Overview
FAR 47.503 defines the scope of the Cargo Preference Acts of 1904 and 1954, specifying which types of government-related supplies must be transported via U.S.-flag vessels. It establishes that these requirements apply to government-owned goods, supplies intended for future government ownership, and certain foreign assistance cargo.
Key Rules
- Broad Ownership Scope: Preference requirements apply to supplies owned by the government, whether they are currently in the possession of the government, a prime contractor, or a subcontractor at any tier.
- Supplies for Government Use: The rules apply to supplies contracted for government use that require delivery to a government activity, even if the government does not yet own the supplies at the time of shipment.

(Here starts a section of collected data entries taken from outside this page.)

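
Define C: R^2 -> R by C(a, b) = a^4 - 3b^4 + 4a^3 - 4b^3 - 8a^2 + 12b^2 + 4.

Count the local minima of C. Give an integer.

2

C separates as a function of a plus a function of b, so ∇C=0 decouples.
∂C/∂a = 4a(a - 1)(a + 4) = 0 at a ∈ {-4, 0, 1}; ∂C/∂b = -12b(b - 1)(b + 2) = 0 at b ∈ {-2, 0, 1}.
The Hessian is diagonal: diag(C_aa, C_bb). Second derivatives: C_aa(-4)=80, C_aa(0)=-16, C_aa(1)=20; C_bb(-2)=-72, C_bb(0)=24, C_bb(1)=-36.
Local minima occur where both diagonal entries positive: (-4, 0), (1, 0). Count: 2.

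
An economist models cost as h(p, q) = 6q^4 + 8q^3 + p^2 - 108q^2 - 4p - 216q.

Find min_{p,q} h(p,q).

h(p,q) separates as A(p) + B(q), so its minimum is min A + min B.
A'(p) = 2p - 4 vanishes at p ∈ {2}; B'(q) = 24(q - 3)(q + 1)(q + 3) vanishes at q ∈ {-3, -1, 3}.
Local minima of A (where A''>0): A(2)=-4. Local minima of B: B(-3)=-54, B(3)=-918.
So the global minimum of h is A(2) + B(3) = -4 − 918 = -922, attained at (2, 3).

-922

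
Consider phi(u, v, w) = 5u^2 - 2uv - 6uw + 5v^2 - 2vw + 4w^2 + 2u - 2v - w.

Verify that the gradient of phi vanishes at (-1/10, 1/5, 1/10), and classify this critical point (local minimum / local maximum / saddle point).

∇phi = (10u - 2v - 6w + 2, -2u + 10v - 2w - 2, -6u - 2v + 8w - 1); substituting (-1/10, 1/5, 1/10) gives ∇phi = (0, 0, 0), so (-1/10, 1/5, 1/10) is indeed a critical point.
The Hessian is constant: H = [[10, -2, -6], [-2, 10, -2], [-6, -2, 8]].
Leading principal minors: Δ₁ = 10, Δ₂ = 96, Δ₃ = 320.
All leading minors are positive, so H is positive definite: a local minimum.

local minimum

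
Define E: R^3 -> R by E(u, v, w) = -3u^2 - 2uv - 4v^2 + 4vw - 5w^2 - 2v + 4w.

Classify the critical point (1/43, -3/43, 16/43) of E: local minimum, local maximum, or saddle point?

The Hessian is constant: H = [[-6, -2, 0], [-2, -8, 4], [0, 4, -10]].
Leading principal minors: Δ₁ = -6, Δ₂ = 44, Δ₃ = -344.
The minors alternate sign starting negative (−, +, −), so H is negative definite: a local maximum.

local maximum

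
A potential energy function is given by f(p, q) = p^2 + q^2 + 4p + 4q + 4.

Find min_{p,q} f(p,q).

f(p,q) separates as A(p) + B(q) + 4, so its minimum is min A + min B + 4.
A'(p) = 2p + 4 vanishes at p ∈ {-2}; B'(q) = 2q + 4 vanishes at q ∈ {-2}.
Local minima of A (where A''>0): A(-2)=-4. Local minima of B: B(-2)=-4.
So the global minimum of f is A(-2) + B(-2) + 4 = -4 − 4 + 4 = -4, attained at (-2, -2).

-4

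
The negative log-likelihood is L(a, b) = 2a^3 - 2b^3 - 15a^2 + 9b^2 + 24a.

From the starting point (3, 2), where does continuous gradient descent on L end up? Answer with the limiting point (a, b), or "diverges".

(4, 0)

L is separable, so gradient descent decouples: a follows -∂L/∂a, b follows -∂L/∂b.
∂L/∂a = 6(a - 4)(a - 1); at a=3 this is -12, so a increases.
∂L/∂b = -6b(b - 3); at b=2 this is 12, so b decreases.
a converges to its nearest critical value 4 (a local min of the a-part); b converges to 0. The iterate converges to (4, 0).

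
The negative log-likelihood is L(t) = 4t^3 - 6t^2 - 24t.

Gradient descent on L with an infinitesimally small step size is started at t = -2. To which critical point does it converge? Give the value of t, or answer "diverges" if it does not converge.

diverges

L'(t) = 12(t - 2)(t + 1), so L'(-2) = 48.
Gradient descent moves in the -L' direction, i.e. t is decreasing.
There is no critical point below t=-2, and L' keeps the same sign, so the iterate runs off to −∞.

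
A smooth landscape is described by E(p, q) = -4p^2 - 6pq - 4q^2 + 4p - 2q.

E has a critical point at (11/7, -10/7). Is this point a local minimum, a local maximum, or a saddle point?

The Hessian of E is constant: H = [[-8, -6], [-6, -8]].
det(H) = (-8)·(-8) − (-6)² = 28.
det(H) > 0 and tr(H) = -16 < 0, so H is negative definite and the point is a local maximum.

local maximum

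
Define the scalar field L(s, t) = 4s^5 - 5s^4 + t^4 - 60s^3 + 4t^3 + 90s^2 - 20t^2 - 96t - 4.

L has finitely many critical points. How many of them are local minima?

4

L separates as a function of s plus a function of t, so ∇L=0 decouples.
∂L/∂s = 20s(s - 3)(s - 1)(s + 3) = 0 at s ∈ {-3, 0, 1, 3}; ∂L/∂t = 4(t - 3)(t + 2)(t + 4) = 0 at t ∈ {-4, -2, 3}.
The Hessian is diagonal: diag(L_ss, L_tt). Second derivatives: L_ss(-3)=-1440, L_ss(0)=180, L_ss(1)=-160, L_ss(3)=720; L_tt(-4)=56, L_tt(-2)=-40, L_tt(3)=140.
Local minima occur where both diagonal entries positive: (0, -4), (0, 3), (3, -4), (3, 3). Count: 4.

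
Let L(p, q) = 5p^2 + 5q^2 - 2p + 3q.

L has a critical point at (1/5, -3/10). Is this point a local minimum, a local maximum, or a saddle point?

local minimum

The Hessian of L is constant: H = [[10, 0], [0, 10]].
det(H) = 10·10 − 0² = 100.
det(H) > 0 and tr(H) = 20 > 0, so H is positive definite and the point is a local minimum.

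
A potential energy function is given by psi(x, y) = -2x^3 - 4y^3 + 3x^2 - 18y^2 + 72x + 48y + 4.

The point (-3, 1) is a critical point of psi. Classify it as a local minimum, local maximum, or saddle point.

saddle point

The mixed partial ∂²psi/∂x∂y is 0, so the Hessian at any point is diag(psi_xx, psi_yy) = diag(6(-2x + 1), -12(2y + 3)).
At (-3, 1): H = diag(42, -60).
The eigenvalues have opposite signs, so H is indefinite: a saddle point.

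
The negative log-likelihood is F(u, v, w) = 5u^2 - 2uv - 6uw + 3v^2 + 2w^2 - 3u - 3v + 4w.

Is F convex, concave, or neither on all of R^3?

F is quadratic, so its Hessian is the constant matrix H = [[10, -2, -6], [-2, 6, 0], [-6, 0, 4]].
Leading principal minors: 10, 56, 8.
All positive ⇒ H ≻ 0 ⇒ convex.

convex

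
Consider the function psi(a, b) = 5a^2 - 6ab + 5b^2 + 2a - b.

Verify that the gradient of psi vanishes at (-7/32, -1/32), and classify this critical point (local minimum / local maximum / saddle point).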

- Foreign Assistance: Cargo for distribution to foreign assistance programs is covered unless the supplies are acquired or contracted for using local currency funds.

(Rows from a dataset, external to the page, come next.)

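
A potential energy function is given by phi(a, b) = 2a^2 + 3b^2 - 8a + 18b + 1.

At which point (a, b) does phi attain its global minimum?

(2, -3)

phi(a,b) separates as P(a) + Q(b) + 1, so its minimum is min P + min Q + 1.
P'(a) = 4a - 8 vanishes at a ∈ {2}; Q'(b) = 6b + 18 vanishes at b ∈ {-3}.
Local minima of P (where P''>0): P(2)=-8. Local minima of Q: Q(-3)=-27.
So the global minimum of phi is P(2) + Q(-3) + 1 = -8 − 27 + 1 = -34, attained at (2, -3).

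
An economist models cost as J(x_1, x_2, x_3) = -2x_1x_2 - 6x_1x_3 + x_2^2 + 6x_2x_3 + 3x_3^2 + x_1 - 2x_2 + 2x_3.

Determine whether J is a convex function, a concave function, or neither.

J is quadratic, so its Hessian is the constant matrix H = [[0, -2, -6], [-2, 2, 6], [-6, 6, 6]].
Leading principal minors: 0, -4, 48.
Neither pattern holds ⇒ H is indefinite ⇒ neither convex nor concave.

neither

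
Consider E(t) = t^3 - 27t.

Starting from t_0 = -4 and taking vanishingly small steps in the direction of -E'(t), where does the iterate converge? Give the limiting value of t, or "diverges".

E'(t) = 3(t - 3)(t + 3), so E'(-4) = 21.
Gradient descent moves in the -E' direction, i.e. t is decreasing.
There is no critical point below t=-4, and E' keeps the same sign, so the iterate runs off to −∞.

diverges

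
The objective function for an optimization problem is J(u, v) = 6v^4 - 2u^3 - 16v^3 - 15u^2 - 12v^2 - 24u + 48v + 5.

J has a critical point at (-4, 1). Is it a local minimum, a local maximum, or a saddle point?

The mixed partial ∂²J/∂u∂v is 0, so the Hessian at any point is diag(J_uu, J_vv) = diag(-6(2u + 5), 24(3v^2 - 4v - 1)).
At (-4, 1): H = diag(18, -48).
The eigenvalues have opposite signs, so H is indefinite: a saddle point.

saddle point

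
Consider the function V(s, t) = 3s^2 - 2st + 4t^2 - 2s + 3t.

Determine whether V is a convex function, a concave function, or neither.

convex

V is quadratic, so its Hessian is the constant matrix H = [[6, -2], [-2, 8]].
det(H) = 44, tr(H) = 14.
det(H) > 0 and tr(H) > 0, so H is positive definite everywhere: convex.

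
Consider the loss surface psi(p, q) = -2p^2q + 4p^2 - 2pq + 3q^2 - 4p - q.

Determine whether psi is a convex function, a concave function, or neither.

neither

The term -2p^2q is cubic, so the Hessian is not constant.
∂²psi/∂p² = -4q + 8, which takes both signs as q varies (negative for sufficiently large q). A diagonal entry of the Hessian changing sign means the Hessian is neither positive- nor negative-semidefinite on all of R^2.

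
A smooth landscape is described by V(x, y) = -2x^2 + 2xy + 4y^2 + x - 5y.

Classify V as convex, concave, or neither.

V is quadratic, so its Hessian is the constant matrix H = [[-4, 2], [2, 8]].
det(H) = -36, tr(H) = 4.
det(H) < 0, so H is indefinite: neither convex nor concave.

neither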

- Military Department Priority: Supplies for military departments must be transported 100% ("exclusively") on privately owned U.S.-flag commercial vessels, provided they are available at fair and reasonable rates.
- Threshold Flexibility: While the Cargo Preference Act of 1954 establishes a 50-percent minimum, this section clarifies that agencies may use U.S.-flag vessels for up to 100 percent of the cargo.
Practical Implications
- Flow-down Requirements: Prime contractors must ensure that subcontractors at all tiers are aware of cargo preference requirements, as the rules apply regardless of who physically possesses the government-owned supplies.
- Military vs. Civilian Logistics: Logistics planners must distinguish between military and civilian cargo; military contracts generally face a much stricter 100% U.S.-flag requirement compared to the standard 50% threshold often applied to civilian agency cargo.